Kanun teklifinin 29. maddesiyle 5237 sayılı Kanun’a eklenen madde 217/A uyarınca; sırf halk arasında endişe, korku veya panik yaratmak saikiyle, ülkenin iç ve dış güvenliği, kamu düzeni ve genel sağlığı ile ilgili gerçeğe aykırı bir bilgiyi, kamu barışını bozmaya elverişli şekilde alenen yayan kimsenin cezalandırılacağı öngörülmektedir. 

Anayasa'mıza ve Avrupa İnsan Hakları Sözleşmesi'ne göre, yöneticilerin ifade özgürlüğü dar, yurttaşların ifade özgürlüğü ise geniştir. Ancak son yıllarda tanık olduğumuz süreç tersine dönmüş bulunuyor; yöneticilerin ifade özgürlüğü her gün yurttaşlara veya yurttaşların bazı kesimlerine hakaret edecek eşiğe ulaşmakta fakat yurttaşların en mütevazı görüşlerini, en demokratik görüşlerini dile getirmeleri bile yaptırıma tabi tutulabilmektedir. Böyle bir ters orantı var. 29. maddeyi değerlendirirken bu siyasi atmosferi de görmezden gelmemek gerekir.  

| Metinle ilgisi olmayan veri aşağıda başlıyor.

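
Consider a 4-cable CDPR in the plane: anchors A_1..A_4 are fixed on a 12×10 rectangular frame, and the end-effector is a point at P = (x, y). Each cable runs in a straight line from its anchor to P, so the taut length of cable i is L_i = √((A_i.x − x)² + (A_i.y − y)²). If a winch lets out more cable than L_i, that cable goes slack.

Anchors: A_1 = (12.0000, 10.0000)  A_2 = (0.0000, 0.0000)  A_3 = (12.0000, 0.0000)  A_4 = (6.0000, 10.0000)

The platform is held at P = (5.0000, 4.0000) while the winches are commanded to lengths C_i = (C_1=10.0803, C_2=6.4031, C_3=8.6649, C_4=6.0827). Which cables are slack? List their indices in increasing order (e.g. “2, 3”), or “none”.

cable 1: L_1 = ‖A_1−P‖ = 9.2195;  C_1 = 10.0803 → slack
cable 2: L_2 = ‖A_2−P‖ = 6.4031;  C_2 = 6.4031 → taut
cable 3: L_3 = ‖A_3−P‖ = 8.0623;  C_3 = 8.6649 → slack
cable 4: L_4 = ‖A_4−P‖ = 6.0828;  C_4 = 6.0827 → taut

1, 3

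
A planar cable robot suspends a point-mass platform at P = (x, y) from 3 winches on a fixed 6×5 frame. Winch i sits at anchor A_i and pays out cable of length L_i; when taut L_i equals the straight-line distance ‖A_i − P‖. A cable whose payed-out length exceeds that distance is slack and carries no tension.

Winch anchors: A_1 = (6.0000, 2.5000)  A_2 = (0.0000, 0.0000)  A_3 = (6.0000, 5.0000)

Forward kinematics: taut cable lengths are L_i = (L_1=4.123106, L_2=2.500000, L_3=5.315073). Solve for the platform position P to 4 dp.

expand ‖A_i−P‖²=L_i² and subtract eq 1 (c_i ≔ ‖A_i‖²−L_i²)
c_1 = 36.0000+6.2500−17.0000 = 25.2500
eq1−eq2 → [12.0000  5.0000]·P = 31.5000
eq1−eq3 → [0.0000  -5.0000]·P = -7.5000
2×2 solve → P = (2.0000, 1.5000)

(2.0000, 1.5000)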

Madde, Anayasa Mahkemesi’nin ve Avrupa Mahkemesi’nin yasanın niteliğini tanımladığı kararlarına açıkça aykırıdır çünkü özellikle ilgili pilot kararların da vurguladığı üzere; bu, öngörülmez bir düzenlemedir, uygulamadaki sonuçları belirsiz ve keyfiliğe açıktır. Her ne kadar düzenlemede hem özel kast hem de elverişlilik koşulları suç tipine dahil edilmiş olsa da, kullanılan “ülkenin iç ve dış güvenliği”, “kamu düzeni” ve “genel sağlık” kavramları son derece geniş kapsamlıdır ve suçun objektif olarak çerçevelenmesini mümkün kılmamaktadır. “Gerçeğe aykırı bilgi”, göründüğü kadar masum bir ibare değildir. Çeşitli kamusal meselelerde neyin “gerçek” olduğunu tespitinin her zaman mümkün olmaması yanında, teklif maddesi, tanımı gereği doğru ya da yanlış olamayacak değer yargılarının da uygulamada cezalandırılması riskini doğuracaktır. Özellikle, antidemokratik erişim engeli ve yayın yasağı kararlarının sıklıkla alınmış olduğu son yıllarda yargının yürütmeye bağımlı hale gelmiş olduğu da dikkate alındığında; teklif maddesi, Anayasa’nın düşünceyi açıklama ve yayma hürriyetini öngören 26. ve hukuk devleti ilkesini içeren 2. maddesine aykırıdır. 

   Muhalefet Partisi HDP’de muhalefet şerhinde 29. Maddeye ilişkin şu değerlendirmeyi yaptı:  

“Teklifin 29. Maddesiyle oluşturulan “korku ve panik, iç ve dış güvenliği, kamu düzeni ve genel sağlığı ile ilgili gerçeğe aykırı bir bilgiyi, kamu barışını bozmaya elverişli şekilde alenen yayan kimse…” şeklindeki suç tanımının soyut olması ve sınırlarının açıkça belirlenmiş olmaması çok ciddi keyfi uygulamaları da beraberinde getirecek olan bir husustur. Bu mantık aynı zamanda Anayasada belirtilen kanunsuz suç ve ceza olmaz ilkesine de aykırılık teşkil edebilecek olan bir durumdur. Asılsız haber, tahrif edilmiş haber gibi… Sınırları belli olmayan suç tipi, çağdaş ve demokratik ceza yasası bakımından suç olarak tanımlanacak bir durum değildir. Keza TCK’nın 2. Maddesinin ikinci fıkrası “kanunun açıkça suç saymadığı bir fiil için kimseye ceza verilemez ve güvenlik tedbiri uygulanamaz” hükmünü içermektedir. Yine Anayasanın 38. Maddesi ise “kimse işlediği zaman yürürlükte bulunan kanunun suç saymadığı bir fiilden dolayı cezalandırılamaz” hükmünü içermektedir. Bu bakımdan bu kanun teklifinin Anayasaya açıkça aykırı olduğunu söylemek mümkündür”.